US pharmaceutical company Jazz Pharmaceuticals plc (Nasdaq:JAZZ) announced on Monday that the US Food and Drug Administration (FDA) has accepted for filing with Priority Review the supplemental Biologics License Application (sBLA) for Ziihera (zanditatamab-hrii) containing combinations for the first-line treatment of adult patients with HER2-positive (HER2+) unresectable locally advanced or metastatic gastric, gastroesophageal junction (GEJ), or gastroesophageal adenocarcinoma (GEA).

The FDA has set a PDUFA target action date of 25 August 2026.
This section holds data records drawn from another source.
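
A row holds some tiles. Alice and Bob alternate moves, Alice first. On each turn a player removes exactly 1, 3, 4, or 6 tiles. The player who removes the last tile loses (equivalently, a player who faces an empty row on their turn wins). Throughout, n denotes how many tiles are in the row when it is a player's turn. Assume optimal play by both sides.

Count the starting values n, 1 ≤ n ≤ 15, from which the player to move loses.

Positions with no move are W. A position that does have a move is losing for the player to move precisely when every available move leads to a winning position for the opponent. Fill in the labels:
n=0: no move; the opponent has just taken the last tile and therefore loses → W
n=1: L (sole option 0(W) is W)
n=2: W (go to 1, an L position)
n=3: L (options 2(W), 0(W) are all W)
n=4: W (go to 3, an L position)
n=5: W (go to 1, an L position)
n=6: W (go to 3, an L position)
n=7: W (go to 3, an L position)
n=8: L (options 7(W), 5(W), 4(W), 2(W) are all W)
n=9: W (go to 8, an L position)
n=10: L (options 9(W), 7(W), 6(W), 4(W) are all W)
n=11: W (go to 10, an L position)
n=12: W (go to 8, an L position)
n=13: W (go to 10, an L position)
n=14: W (go to 10, an L position)
n=15: L (options 14(W), 12(W), 11(W), 9(W) are all W)
L entries with 1 ≤ n ≤ 15 (the range starts at n=1): n = 1, 3, 8, 10, 15; that makes 5.

5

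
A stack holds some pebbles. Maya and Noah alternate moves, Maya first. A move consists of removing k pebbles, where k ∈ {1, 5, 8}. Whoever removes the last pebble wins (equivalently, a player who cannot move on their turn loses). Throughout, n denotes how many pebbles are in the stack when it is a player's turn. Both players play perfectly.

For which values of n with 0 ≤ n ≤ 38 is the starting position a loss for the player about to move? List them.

Classify positions by backward induction: terminal positions (no move available) are L. From any other position, the mover wins iff some move reaches an L.
n=0: no move → L
n=1: can move to 0, which is L ⇒ W
n=2: the only move is to 1(W), a W ⇒ L
n=3: can move to 2, which is L ⇒ W
n=4: the only move is to 3(W), a W ⇒ L
n=5: can move to 4, which is L ⇒ W
n=6: moves to 5(W), 1(W); every one is W ⇒ L
n=7: can move to 6, which is L ⇒ W
n=8: can move to 0, which is L ⇒ W
n=9: can move to 4, which is L ⇒ W
n=10: can move to 2, which is L ⇒ W
n=11: can move to 6, which is L ⇒ W
n=12: can move to 4, which is L ⇒ W
n=13: moves to 12(W), 8(W), 5(W); every one is W ⇒ L
n=14: can move to 13, which is L ⇒ W
n=15: moves to 14(W), 10(W), 7(W); every one is W ⇒ L
n=16: can move to 15, which is L ⇒ W
n=17: moves to 16(W), 12(W), 9(W); every one is W ⇒ L
n=18: can move to 17, which is L ⇒ W
n=19: moves to 18(W), 14(W), 11(W); every one is W ⇒ L
n=20: can move to 19, which is L ⇒ W
n=21: can move to 13, which is L ⇒ W
n=22: can move to 17, which is L ⇒ W
n=23: can move to 15, which is L ⇒ W
n=24: can move to 19, which is L ⇒ W
n=25: can move to 17, which is L ⇒ W
n=26: moves to 25(W), 21(W), 18(W); every one is W ⇒ L
n=27: can move to 26, which is L ⇒ W
n=28: moves to 27(W), 23(W), 20(W); every one is W ⇒ L
n=29: can move to 28, which is L ⇒ W
n=30: moves to 29(W), 25(W), 22(W); every one is W ⇒ L
n=31: can move to 30, which is L ⇒ W
n=32: moves to 31(W), 27(W), 24(W); every one is W ⇒ L
n=33: can move to 32, which is L ⇒ W
n=34: can move to 26, which is L ⇒ W
n=35: can move to 30, which is L ⇒ W
n=36: can move to 28, which is L ⇒ W
n=37: can move to 32, which is L ⇒ W
n=38: can move to 30, which is L ⇒ W
Reading off the rows marked L gives the requested list; there are 12 such values of n.

0, 2, 4, 6, 13, 15, 17, 19, 26, 28, 30, 32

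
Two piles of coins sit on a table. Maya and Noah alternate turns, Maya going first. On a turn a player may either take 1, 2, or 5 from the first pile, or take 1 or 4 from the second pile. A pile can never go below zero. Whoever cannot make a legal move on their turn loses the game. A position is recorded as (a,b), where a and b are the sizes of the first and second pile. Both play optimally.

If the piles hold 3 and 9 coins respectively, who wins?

Maya wins.

Classify positions by backward induction: terminal positions (no move available) are L. From any other position, the mover wins iff some move reaches an L.
No move ever increases a pile, so every position that can arise here has a ≤ 3 and b ≤ 9; it is enough to label the cells with 0 ≤ a ≤ 3 and 0 ≤ b ≤ 9.
Every move lowers a or b (never raises either), so fill the grid row by row in increasing a, and left to right within a row: each cell's successors are then already labelled.
      b=0  b=1  b=2  b=3  b=4  b=5  b=6  b=7  b=8  b=9
a=0:    L    W    L    W    W    L    W    L    W    W
a=1:    W    L    W    L    W    W    L    W    L    W
a=2:    W    W    W    W    L    W    W    W    W    L
a=3:    L    W    L    W    W    L    W    L    W    W
Cells with no legal move (terminal, hence L): (0,0).
The remaining L cells, each justified by listing all of its moves:
(0,2): L (sole option (0,1)(W) is W)
(0,5): L (options (0,4)(W), (0,1)(W) are all W)
(0,7): L (options (0,6)(W), (0,3)(W) are all W)
(1,1): L (options (0,1)(W), (1,0)(W) are all W)
(1,3): L (options (0,3)(W), (1,2)(W) are all W)
(1,6): L (options (0,6)(W), (1,5)(W), (1,2)(W) are all W)
(1,8): L (options (0,8)(W), (1,7)(W), (1,4)(W) are all W)
(2,4): L (options (1,4)(W), (0,4)(W), (2,3)(W), (2,0)(W) are all W)
(2,9): L (options (1,9)(W), (0,9)(W), (2,8)(W), (2,5)(W) are all W)
(3,0): L (options (2,0)(W), (1,0)(W) are all W)
(3,2): L (options (2,2)(W), (1,2)(W), (3,1)(W) are all W)
(3,5): L (options (2,5)(W), (1,5)(W), (3,4)(W), (3,1)(W) are all W)
(3,7): L (options (2,7)(W), (1,7)(W), (3,6)(W), (3,3)(W) are all W)
Every other cell has at least one move into one of the L cells above, so it is W.
The starting position (3,9) is W: Maya should move to (2,9), handing over an L position.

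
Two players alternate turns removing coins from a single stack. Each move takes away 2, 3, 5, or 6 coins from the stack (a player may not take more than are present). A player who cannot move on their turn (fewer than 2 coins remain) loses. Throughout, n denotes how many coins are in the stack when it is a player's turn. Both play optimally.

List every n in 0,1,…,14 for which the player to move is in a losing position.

0, 1, 8, 9

Use the standard recursion: the mover loses at a terminal position; elsewhere, the mover wins exactly when some move hands the opponent an L position.
n=0: no move → L
n=1: no move → L
n=2: can move to 0, which is L ⇒ W
n=3: can move to 1, which is L ⇒ W
n=4: can move to 1, which is L ⇒ W
n=5: can move to 0, which is L ⇒ W
n=6: can move to 1, which is L ⇒ W
n=7: can move to 1, which is L ⇒ W
n=8: moves to 6(W), 5(W), 3(W), 2(W); every one is W ⇒ L
n=9: moves to 7(W), 6(W), 4(W), 3(W); every one is W ⇒ L
n=10: can move to 8, which is L ⇒ W
n=11: can move to 9, which is L ⇒ W
n=12: can move to 9, which is L ⇒ W
n=13: can move to 8, which is L ⇒ W
n=14: can move to 9, which is L ⇒ W
The losing starting values of n are exactly the entries labelled L in this table (4 of them).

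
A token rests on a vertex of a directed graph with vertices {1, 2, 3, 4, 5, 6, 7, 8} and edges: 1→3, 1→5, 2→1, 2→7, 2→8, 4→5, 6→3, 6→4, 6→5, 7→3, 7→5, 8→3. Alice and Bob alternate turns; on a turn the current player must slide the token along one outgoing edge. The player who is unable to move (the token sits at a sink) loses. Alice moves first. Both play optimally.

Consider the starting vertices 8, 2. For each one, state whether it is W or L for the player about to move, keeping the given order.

Positions with no move are L. A position that does have a move is losing for the player to move precisely when every available move leads to a winning position for the opponent. Fill in the labels:
Every edge goes from a vertex to one that appears earlier in the order 3, 5, 1, 4, 7, 6, 8, 2, so processing vertices in that order labels each vertex after all of its successors.
3: no outgoing edge → L
5: no outgoing edge → L
1: →5(L), so W
4: →5(L), so W
7: →5(L), so W
6: →5(L), so W
8: →3(L), so W
2: →8(W), 7(W), 1(W) — all W, so L

8: W, 2: L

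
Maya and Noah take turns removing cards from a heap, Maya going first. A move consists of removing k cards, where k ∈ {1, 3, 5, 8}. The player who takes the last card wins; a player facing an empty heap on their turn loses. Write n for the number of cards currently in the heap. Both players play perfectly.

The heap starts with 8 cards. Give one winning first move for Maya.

Remove 8, leaving 0.

Classify positions by backward induction: terminal positions (no move available) are L. From any other position, the mover wins iff some move reaches an L.
n=0: no move → L
n=1: W (go to 0, an L position)
n=2: L (sole option 1(W) is W)
n=3: W (go to 2, an L position)
n=4: L (options 3(W), 1(W) are all W)
n=5: W (go to 4, an L position)
n=6: L (options 5(W), 3(W), 1(W) are all W)
n=7: W (go to 6, an L position)
n=8: W (go to 0, an L position)
From 8, the L positions reachable in one move are: 0.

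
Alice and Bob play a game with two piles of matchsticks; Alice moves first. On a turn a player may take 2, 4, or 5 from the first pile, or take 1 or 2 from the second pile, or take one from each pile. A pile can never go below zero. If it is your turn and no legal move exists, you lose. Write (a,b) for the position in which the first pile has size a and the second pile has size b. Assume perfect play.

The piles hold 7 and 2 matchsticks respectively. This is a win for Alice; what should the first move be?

Compute win/loss labels from the base case upward. A position with no move is L. Any other position is W if it can reach an L in one move, else L.
No move ever increases a pile, so every position that can arise here has a ≤ 7 and b ≤ 2; it is enough to label the cells with 0 ≤ a ≤ 7 and 0 ≤ b ≤ 2.
Every move lowers a or b (never raises either), so fill the grid row by row in increasing a, and left to right within a row: each cell's successors are then already labelled.
      b=0  b=1  b=2
a=0:    L    W    W
a=1:    L    W    W
a=2:    W    W    L
a=3:    W    L    W
a=4:    W    L    W
a=5:    W    W    W
a=6:    W    W    W
a=7:    L    W    W
Cells with no legal move (terminal, hence L): (0,0), (1,0).
The remaining L cells, each justified by listing all of its moves:
(2,2): L (options (0,2)(W), (2,1)(W), (2,0)(W), (1,1)(W) are all W)
(3,1): L (options (1,1)(W), (3,0)(W), (2,0)(W) are all W)
(4,1): L (options (2,1)(W), (0,1)(W), (4,0)(W), (3,0)(W) are all W)
(7,0): L (options (5,0)(W), (3,0)(W), (2,0)(W) are all W)
Every other cell has at least one move into one of the L cells above, so it is W.
From (7,2), the L positions reachable in one move are: (2,2), (7,0). Any move reaching one of these is winning.

Move to (2,2).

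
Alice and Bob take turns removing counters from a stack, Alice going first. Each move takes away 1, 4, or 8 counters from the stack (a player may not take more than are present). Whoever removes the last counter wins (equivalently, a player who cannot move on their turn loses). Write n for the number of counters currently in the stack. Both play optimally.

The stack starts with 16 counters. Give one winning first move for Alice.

Remove 4, leaving 12.

Positions with no move are L. A position that does have a move is losing for the player to move precisely when every available move leads to a winning position for the opponent. Fill in the labels:
n=0: no move → L
n=1: can move to 0, which is L ⇒ W
n=2: the only move is to 1(W), a W ⇒ L
n=3: can move to 2, which is L ⇒ W
n=4: can move to 0, which is L ⇒ W
n=5: moves to 4(W), 1(W); every one is W ⇒ L
n=6: can move to 5, which is L ⇒ W
n=7: moves to 6(W), 3(W); every one is W ⇒ L
n=8: can move to 7, which is L ⇒ W
n=9: can move to 5, which is L ⇒ W
n=10: can move to 2, which is L ⇒ W
n=11: can move to 7, which is L ⇒ W
n=12: moves to 11(W), 8(W), 4(W); every one is W ⇒ L
n=13: can move to 12, which is L ⇒ W
n=14: moves to 13(W), 10(W), 6(W); every one is W ⇒ L
n=15: can move to 14, which is L ⇒ W
n=16: can move to 12, which is L ⇒ W
From 16, the L positions reachable in one move are: 12.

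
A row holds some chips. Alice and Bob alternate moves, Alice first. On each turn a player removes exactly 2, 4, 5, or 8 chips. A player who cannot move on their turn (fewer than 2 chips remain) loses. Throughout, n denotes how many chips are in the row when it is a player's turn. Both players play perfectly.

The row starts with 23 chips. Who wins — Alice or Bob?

Positions with no move are L. A position that does have a move is losing for the player to move precisely when every available move leads to a winning position for the opponent. Fill in the labels:
n=0: no move → L
n=1: no move → L
n=2: →0(L), so W
n=3: →1(L), so W
n=4: →0(L), so W
n=5: →1(L), so W
n=6: →1(L), so W
n=7: →5(W), 3(W), 2(W) — all W, so L
n=8: →0(L), so W
n=9: →7(L), so W
n=10: →8(W), 6(W), 5(W), 2(W) — all W, so L
n=11: →7(L), so W
n=12: →10(L), so W
n=13: →11(W), 9(W), 8(W), 5(W) — all W, so L
n=14: →10(L), so W
n=15: →13(L), so W
n=16: →14(W), 12(W), 11(W), 8(W) — all W, so L
n=17: →13(L), so W
n=18: →16(L), so W
n=19: →17(W), 15(W), 14(W), 11(W) — all W, so L
n=20: →16(L), so W
n=21: →19(L), so W
n=22: →20(W), 18(W), 17(W), 14(W) — all W, so L
n=23: →19(L), so W
The starting position 23 is W: Alice should remove 4, leaving 19, handing over an L position.

Alice wins.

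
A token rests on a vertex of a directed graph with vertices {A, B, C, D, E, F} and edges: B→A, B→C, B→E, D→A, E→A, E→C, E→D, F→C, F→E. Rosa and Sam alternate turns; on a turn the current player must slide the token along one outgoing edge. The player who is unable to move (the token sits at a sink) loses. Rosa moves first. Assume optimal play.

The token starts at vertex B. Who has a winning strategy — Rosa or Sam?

Use the standard recursion: the mover loses at a terminal position; elsewhere, the mover wins exactly when some move hands the opponent an L position.
Every edge goes from a vertex to one that appears earlier in the order A, C, D, E, B, F, so processing vertices in that order labels each vertex after all of its successors.
A: no outgoing edge → L
C: no outgoing edge → L
D: →A(L), so W
E: →C(L), so W
B: →C(L), so W
F: →C(L), so W
The starting position B is W: Rosa should move to C, handing over an L position.

Rosa wins.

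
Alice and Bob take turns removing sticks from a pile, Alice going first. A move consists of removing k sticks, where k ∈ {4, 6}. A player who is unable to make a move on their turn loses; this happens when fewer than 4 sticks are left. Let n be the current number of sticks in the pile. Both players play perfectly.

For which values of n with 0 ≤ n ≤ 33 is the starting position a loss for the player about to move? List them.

Compute win/loss labels from the base case upward. A position with no move is L. Any other position is W if it can reach an L in one move, else L.
n=0: no move → L
n=1: no move → L
n=2: no move → L
n=3: no move → L
n=4: →0(L), so W
n=5: →1(L), so W
n=6: →2(L), so W
n=7: →3(L), so W
n=8: →2(L), so W
n=9: →3(L), so W
n=10: →6(W), 4(W) — all W, so L
n=11: →7(W), 5(W) — all W, so L
n=12: →8(W), 6(W) — all W, so L
n=13: →9(W), 7(W) — all W, so L
n=14: →10(L), so W
n=15: →11(L), so W
n=16: →12(L), so W
n=17: →13(L), so W
n=18: →12(L), so W
n=19: →13(L), so W
n=20: →16(W), 14(W) — all W, so L
n=21: →17(W), 15(W) — all W, so L
n=22: →18(W), 16(W) — all W, so L
n=23: →19(W), 17(W) — all W, so L
n=24: →20(L), so W
n=25: →21(L), so W
n=26: →22(L), so W
n=27: →23(L), so W
n=28: →22(L), so W
n=29: →23(L), so W
n=30: →26(W), 24(W) — all W, so L
n=31: →27(W), 25(W) — all W, so L
n=32: →28(W), 26(W) — all W, so L
n=33: →29(W), 27(W) — all W, so L
The losing starting values of n are exactly the entries labelled L in this table (16 of them).

0, 1, 2, 3, 10, 11, 12, 13, 20, 21, 22, 23, 30, 31, 32, 33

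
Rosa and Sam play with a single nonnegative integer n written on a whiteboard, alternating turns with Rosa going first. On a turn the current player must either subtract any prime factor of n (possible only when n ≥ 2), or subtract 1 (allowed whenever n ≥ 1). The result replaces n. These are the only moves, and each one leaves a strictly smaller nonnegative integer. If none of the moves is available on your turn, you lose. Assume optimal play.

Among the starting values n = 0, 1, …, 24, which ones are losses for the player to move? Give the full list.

Work bottom-up. With no move the player to move loses. Otherwise the position is W if at least one move leads to an L position for the opponent, and L if every move leads to a W.
n=0: no move → L
n=1: →0(L), so W
n=2: →0(L), so W
n=3: →0(L), so W
n=4: →2(W), 3(W) — all W, so L
n=5: →0(L), so W
n=6: →4(L), so W
n=7: →0(L), so W
n=8: →6(W), 7(W) — all W, so L
n=9: →8(L), so W
n=10: →8(L), so W
n=11: →0(L), so W
n=12: →9(W), 10(W), 11(W) — all W, so L
n=13: →0(L), so W
n=14: →12(L), so W
n=15: →12(L), so W
n=16: →14(W), 15(W) — all W, so L
n=17: →0(L), so W
n=18: →16(L), so W
n=19: →0(L), so W
n=20: →15(W), 18(W), 19(W) — all W, so L
n=21: →20(L), so W
n=22: →20(L), so W
n=23: →0(L), so W
n=24: →21(W), 22(W), 23(W) — all W, so L
Reading off the rows marked L gives the requested list; there are 7 such values of n.

0, 4, 8, 12, 16, 20, 24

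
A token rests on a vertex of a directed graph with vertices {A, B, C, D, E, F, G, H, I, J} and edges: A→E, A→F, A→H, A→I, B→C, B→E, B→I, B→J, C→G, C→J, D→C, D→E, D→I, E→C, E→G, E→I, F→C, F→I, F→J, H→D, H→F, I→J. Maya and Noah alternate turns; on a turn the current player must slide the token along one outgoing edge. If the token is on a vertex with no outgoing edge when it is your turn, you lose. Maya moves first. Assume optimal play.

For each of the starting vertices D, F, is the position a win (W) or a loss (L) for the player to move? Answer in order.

D: L, F: W

Build the W/L table. Terminal = L. A non-terminal position is W if it has a move to some L; otherwise it is L.
Every edge goes from a vertex to one that appears earlier in the order J, G, C, I, E, F, B, D, H, A, so processing vertices in that order labels each vertex after all of its successors.
J: no outgoing edge → L
G: no outgoing edge → L
C: W (go to G, an L position)
I: W (go to J, an L position)
E: W (go to G, an L position)
F: W (go to J, an L position)
B: W (go to J, an L position)
D: L (options E(W), I(W), C(W) are all W)
H: W (go to D, an L position)
A: L (options H(W), F(W), E(W), I(W) are all W)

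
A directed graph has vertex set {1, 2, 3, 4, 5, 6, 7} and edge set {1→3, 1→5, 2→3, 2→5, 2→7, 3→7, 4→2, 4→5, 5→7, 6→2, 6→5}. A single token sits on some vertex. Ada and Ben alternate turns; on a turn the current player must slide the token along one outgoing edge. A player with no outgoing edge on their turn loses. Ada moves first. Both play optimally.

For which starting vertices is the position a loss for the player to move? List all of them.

Classify positions by backward induction: terminal positions (no move available) are L. From any other position, the mover wins iff some move reaches an L.
Every edge goes from a vertex to one that appears earlier in the order 7, 3, 5, 2, 4, 6, 1, so processing vertices in that order labels each vertex after all of its successors.
7: no outgoing edge → L
3: reaches L-position 7 → W
5: reaches L-position 7 → W
2: reaches L-position 7 → W
4: only reaches 2(W), 5(W), all W → L
6: only reaches 2(W), 5(W), all W → L
1: only reaches 5(W), 3(W), all W → L
The losing starting vertices are exactly the entries labelled L in this table (4 of them).

1, 4, 6, 7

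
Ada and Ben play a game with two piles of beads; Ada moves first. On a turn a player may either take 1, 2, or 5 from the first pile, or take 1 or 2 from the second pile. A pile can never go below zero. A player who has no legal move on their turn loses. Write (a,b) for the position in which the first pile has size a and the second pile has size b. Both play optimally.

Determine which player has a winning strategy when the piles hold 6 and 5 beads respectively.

Use the standard recursion: the mover loses at a terminal position; elsewhere, the mover wins exactly when some move hands the opponent an L position.
No move ever increases a pile, so every position that can arise here has a ≤ 6 and b ≤ 5; it is enough to label the cells with 0 ≤ a ≤ 6 and 0 ≤ b ≤ 5.
Every move lowers a or b (never raises either), so fill the grid row by row in increasing a, and left to right within a row: each cell's successors are then already labelled.
      b=0  b=1  b=2  b=3  b=4  b=5
a=0:    L    W    W    L    W    W
a=1:    W    L    W    W    L    W
a=2:    W    W    L    W    W    L
a=3:    L    W    W    L    W    W
a=4:    W    L    W    W    L    W
a=5:    W    W    L    W    W    L
a=6:    L    W    W    L    W    W
Cells with no legal move (terminal, hence L): (0,0).
The remaining L cells, each justified by listing all of its moves:
(0,3): L (options (0,2)(W), (0,1)(W) are all W)
(1,1): L (options (0,1)(W), (1,0)(W) are all W)
(1,4): L (options (0,4)(W), (1,3)(W), (1,2)(W) are all W)
(2,2): L (options (1,2)(W), (0,2)(W), (2,1)(W), (2,0)(W) are all W)
(2,5): L (options (1,5)(W), (0,5)(W), (2,4)(W), (2,3)(W) are all W)
(3,0): L (options (2,0)(W), (1,0)(W) are all W)
(3,3): L (options (2,3)(W), (1,3)(W), (3,2)(W), (3,1)(W) are all W)
(4,1): L (options (3,1)(W), (2,1)(W), (4,0)(W) are all W)
(4,4): L (options (3,4)(W), (2,4)(W), (4,3)(W), (4,2)(W) are all W)
(5,2): L (options (4,2)(W), (3,2)(W), (0,2)(W), (5,1)(W), (5,0)(W) are all W)
(5,5): L (options (4,5)(W), (3,5)(W), (0,5)(W), (5,4)(W), (5,3)(W) are all W)
(6,0): L (options (5,0)(W), (4,0)(W), (1,0)(W) are all W)
(6,3): L (options (5,3)(W), (4,3)(W), (1,3)(W), (6,2)(W), (6,1)(W) are all W)
Every other cell has at least one move into one of the L cells above, so it is W.
From (6,5) Ada can move to (5,5), reaching an L position.

Ada wins.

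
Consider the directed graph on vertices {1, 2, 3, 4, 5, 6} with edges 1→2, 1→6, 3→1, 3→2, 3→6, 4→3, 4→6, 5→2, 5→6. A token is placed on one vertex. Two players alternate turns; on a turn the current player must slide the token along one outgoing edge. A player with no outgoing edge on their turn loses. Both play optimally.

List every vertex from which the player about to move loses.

Use the standard recursion: the mover loses at a terminal position; elsewhere, the mover wins exactly when some move hands the opponent an L position.
Every edge goes from a vertex to one that appears earlier in the order 6, 2, 1, 3, 5, 4, so processing vertices in that order labels each vertex after all of its successors.
6: no outgoing edge → L
2: no outgoing edge → L
1: →2(L), so W
3: →2(L), so W
5: →2(L), so W
4: →6(L), so W
Reading off the rows marked L gives the requested list; there are 2 such vertices.

2, 6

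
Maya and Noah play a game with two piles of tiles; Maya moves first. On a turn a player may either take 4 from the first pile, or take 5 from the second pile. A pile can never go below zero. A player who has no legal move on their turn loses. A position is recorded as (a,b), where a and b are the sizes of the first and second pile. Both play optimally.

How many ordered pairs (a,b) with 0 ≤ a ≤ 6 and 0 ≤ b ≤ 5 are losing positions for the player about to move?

Classify positions by backward induction: terminal positions (no move available) are L. From any other position, the mover wins iff some move reaches an L.
Every move lowers a or b (never raises either), so fill the grid row by row in increasing a, and left to right within a row: each cell's successors are then already labelled.
      b=0  b=1  b=2  b=3  b=4  b=5
a=0:    L    L    L    L    L    W
a=1:    L    L    L    L    L    W
a=2:    L    L    L    L    L    W
a=3:    L    L    L    L    L    W
a=4:    W    W    W    W    W    L
a=5:    W    W    W    W    W    L
a=6:    W    W    W    W    W    L
Cells with no legal move (terminal, hence L): (0,0), (0,1), (0,2), (0,3), (0,4), (1,0), (1,1), (1,2), (1,3), (1,4), (2,0), (2,1), (2,2), (2,3), (2,4), (3,0), (3,1), (3,2), (3,3), (3,4).
The remaining L cells, each justified by listing all of its moves:
(4,5): →(0,5)(W), (4,0)(W) — all W, so L
(5,5): →(1,5)(W), (5,0)(W) — all W, so L
(6,5): →(2,5)(W), (6,0)(W) — all W, so L
Every other cell has at least one move into one of the L cells above, so it is W.
L cells per row: a=0: 5, a=1: 5, a=2: 5, a=3: 5, a=4: 1, a=5: 1, a=6: 1; total 23.

23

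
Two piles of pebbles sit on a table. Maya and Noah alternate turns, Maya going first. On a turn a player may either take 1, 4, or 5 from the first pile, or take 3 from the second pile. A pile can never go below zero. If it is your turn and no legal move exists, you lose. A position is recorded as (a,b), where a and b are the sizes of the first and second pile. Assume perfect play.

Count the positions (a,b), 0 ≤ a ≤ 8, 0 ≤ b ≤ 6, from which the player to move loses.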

The sBLA is supported by data from the pivotal HERIZON-GEA-01 trial to investigate the efficacy and safety of zanidatamab in combination with standard-of-care chemotherapy with or without the PD-1 inhibitor Tevimbra (tislelizumab) in patients with advanced or metastatic GEA, including gastric, GEJ and oesophageal adenocarcinomas. The submission is under review via the Real-Time Oncology Review (RTOR) program, an initiative of FDA's Oncology Center of Excellence designed to provide a more efficient review process to ensure that safe and effective treatments are available to patients as early as possible.

The FDA granted Breakthrough Therapy designation to zanidatamab in combination with fluoropyrimidine- and platinum-containing chemotherapy, with or without tislelizumab, for the first-line treatment of patients with HER2+ unresectable locally advanced or metastatic gastric, GEJ, or esophageal adenocarcinoma. Breakthrough Therapy designation is intended to expedite the development and review of therapies that, based on preliminary clinical evidence, may offer substantial improvement over available therapies on one or more clinically significant endpoints, reflecting both the seriousness of the disease and the unmet medical need in this setting.